How to Make Mushroom Compost

Normally mushroom growers create the mushroom compost as they already have every material needed for it. But if you want to prepare your own mushroom compost, continue reading. 

  1. This is the first step. You need to combine the soil, manure, straw, and mushroom bacteria and put them together.
  2. After the first step, you need to let the compost get heated. Wait for 1-2 months. During that period, the bacteria will be feeding on the straw and manure from which most of the essential nutrients can be obtained.

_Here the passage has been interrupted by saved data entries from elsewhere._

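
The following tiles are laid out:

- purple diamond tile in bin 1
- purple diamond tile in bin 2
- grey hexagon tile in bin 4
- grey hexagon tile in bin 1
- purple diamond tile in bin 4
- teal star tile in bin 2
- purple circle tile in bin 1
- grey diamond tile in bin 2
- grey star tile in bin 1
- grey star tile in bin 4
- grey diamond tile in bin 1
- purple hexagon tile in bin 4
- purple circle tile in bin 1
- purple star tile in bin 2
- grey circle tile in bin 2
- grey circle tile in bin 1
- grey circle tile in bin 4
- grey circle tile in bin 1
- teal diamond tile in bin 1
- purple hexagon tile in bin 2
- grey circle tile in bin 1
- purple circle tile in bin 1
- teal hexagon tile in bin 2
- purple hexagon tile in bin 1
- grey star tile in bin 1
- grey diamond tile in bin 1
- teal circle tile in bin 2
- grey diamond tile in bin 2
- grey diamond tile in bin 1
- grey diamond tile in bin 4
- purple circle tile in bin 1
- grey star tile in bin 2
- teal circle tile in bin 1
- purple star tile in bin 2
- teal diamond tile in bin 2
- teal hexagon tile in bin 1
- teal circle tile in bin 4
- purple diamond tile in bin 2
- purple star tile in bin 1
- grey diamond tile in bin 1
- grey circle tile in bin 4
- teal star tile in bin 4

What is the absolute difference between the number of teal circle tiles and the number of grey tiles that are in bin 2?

1

teal circle tiles: 3. grey tiles in bin 2: 4.
|3 − 4| = 4 − 3 = 1.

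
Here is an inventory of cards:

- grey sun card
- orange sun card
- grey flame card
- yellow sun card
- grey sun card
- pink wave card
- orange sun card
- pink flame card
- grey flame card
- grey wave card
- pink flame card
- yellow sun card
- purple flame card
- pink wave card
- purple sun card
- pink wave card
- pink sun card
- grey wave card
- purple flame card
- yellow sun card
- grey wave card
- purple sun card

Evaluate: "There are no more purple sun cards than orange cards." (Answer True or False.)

purple sun cards: 2.
orange cards: 2.
The claim requires 2 ≤ 2, which holds.

True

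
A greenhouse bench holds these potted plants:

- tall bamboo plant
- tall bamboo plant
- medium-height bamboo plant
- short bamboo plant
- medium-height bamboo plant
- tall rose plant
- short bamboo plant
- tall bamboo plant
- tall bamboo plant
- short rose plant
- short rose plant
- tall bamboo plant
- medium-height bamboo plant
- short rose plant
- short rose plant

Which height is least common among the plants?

Counts by height: tall 6, short 6, medium-height 3.
The minimum is 3, held uniquely by medium-height.

medium-height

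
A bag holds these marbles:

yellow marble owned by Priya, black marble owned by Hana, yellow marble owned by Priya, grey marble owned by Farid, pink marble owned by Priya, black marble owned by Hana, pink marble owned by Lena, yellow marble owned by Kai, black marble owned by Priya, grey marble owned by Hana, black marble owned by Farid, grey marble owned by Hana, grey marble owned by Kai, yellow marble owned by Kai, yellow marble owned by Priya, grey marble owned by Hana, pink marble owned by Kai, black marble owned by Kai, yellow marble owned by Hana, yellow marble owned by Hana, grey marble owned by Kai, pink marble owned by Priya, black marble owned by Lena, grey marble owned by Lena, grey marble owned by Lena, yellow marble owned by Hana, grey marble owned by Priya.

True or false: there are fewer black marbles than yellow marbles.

There are 6 black marbles.
There are 8 yellow marbles.
The claim requires 6 < 8, which holds.

True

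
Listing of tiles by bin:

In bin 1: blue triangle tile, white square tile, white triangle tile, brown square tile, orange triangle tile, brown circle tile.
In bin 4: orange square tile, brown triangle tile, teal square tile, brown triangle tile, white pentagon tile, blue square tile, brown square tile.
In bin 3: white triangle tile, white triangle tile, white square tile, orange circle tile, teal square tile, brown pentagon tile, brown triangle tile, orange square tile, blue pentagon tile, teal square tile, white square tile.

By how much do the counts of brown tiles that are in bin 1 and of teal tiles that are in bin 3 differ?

brown tiles in bin 1: 2. teal tiles in bin 3: 2.
|2 − 2| = 2 − 2 = 0.

0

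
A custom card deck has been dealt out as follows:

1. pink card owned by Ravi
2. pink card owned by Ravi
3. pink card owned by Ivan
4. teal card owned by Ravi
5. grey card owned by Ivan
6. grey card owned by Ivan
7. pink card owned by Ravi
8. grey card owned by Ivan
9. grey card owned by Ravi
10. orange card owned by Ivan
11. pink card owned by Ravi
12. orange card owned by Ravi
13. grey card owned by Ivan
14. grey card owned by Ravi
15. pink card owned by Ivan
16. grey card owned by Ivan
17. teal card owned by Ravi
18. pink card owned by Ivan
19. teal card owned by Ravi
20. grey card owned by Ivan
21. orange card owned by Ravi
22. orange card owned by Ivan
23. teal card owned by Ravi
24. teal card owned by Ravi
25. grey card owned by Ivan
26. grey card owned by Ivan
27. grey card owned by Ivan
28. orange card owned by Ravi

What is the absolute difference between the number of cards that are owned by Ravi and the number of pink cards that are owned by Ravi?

10

cards owned by Ravi: 14. pink cards owned by Ravi: 4.
|14 − 4| = 14 − 4 = 10.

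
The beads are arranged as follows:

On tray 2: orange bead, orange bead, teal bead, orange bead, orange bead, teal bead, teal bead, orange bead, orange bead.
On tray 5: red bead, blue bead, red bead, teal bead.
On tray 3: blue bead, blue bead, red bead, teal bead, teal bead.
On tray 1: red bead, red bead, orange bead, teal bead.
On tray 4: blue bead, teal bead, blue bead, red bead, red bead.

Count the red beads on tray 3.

1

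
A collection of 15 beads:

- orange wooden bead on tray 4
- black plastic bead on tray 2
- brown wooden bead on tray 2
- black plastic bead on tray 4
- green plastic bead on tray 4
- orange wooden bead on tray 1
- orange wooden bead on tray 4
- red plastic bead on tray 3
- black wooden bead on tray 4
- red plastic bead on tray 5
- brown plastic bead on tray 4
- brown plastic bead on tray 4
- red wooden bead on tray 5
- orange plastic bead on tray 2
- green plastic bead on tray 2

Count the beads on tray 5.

2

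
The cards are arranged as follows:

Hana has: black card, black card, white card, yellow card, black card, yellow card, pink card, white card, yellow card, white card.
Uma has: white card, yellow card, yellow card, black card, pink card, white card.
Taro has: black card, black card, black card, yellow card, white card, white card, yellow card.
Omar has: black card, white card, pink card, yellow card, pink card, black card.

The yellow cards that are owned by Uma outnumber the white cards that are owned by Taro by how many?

yellow cards owned by Uma: 2.
white cards owned by Taro: 2.
2 − 2 = 0.

0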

  3. When you’ve completed harvesting the mushroom, make sure you are processing the mushroom compost down. Without processing the compost, the compost won’t be safe to use in the garden. Direct usage of the newly prepared mushroom compost can cause fertilizer burn in your garden.
  4. When in the processing period, you need to observe your mushroom compost carefully so that it maintains the required temperature which is a minimum of 140 degrees Fahrenheit to reach the pasteurization phase.
    • For commercial purposes, you can insert steam into the compost at 140°F, and you are done.
    • If you want to complete the whole process at your home without the help of that commercial method, then turn the compost every few days so that it can break down easily without injecting any steam.
  5. After the pasteurization is completed, you cannot use the compost immediately. Let the compost cool first. If you don’t let the mushroom compost be lower than 90°F, or at least lower than the ambient air temperature and use it, your seeds will die because of overheating.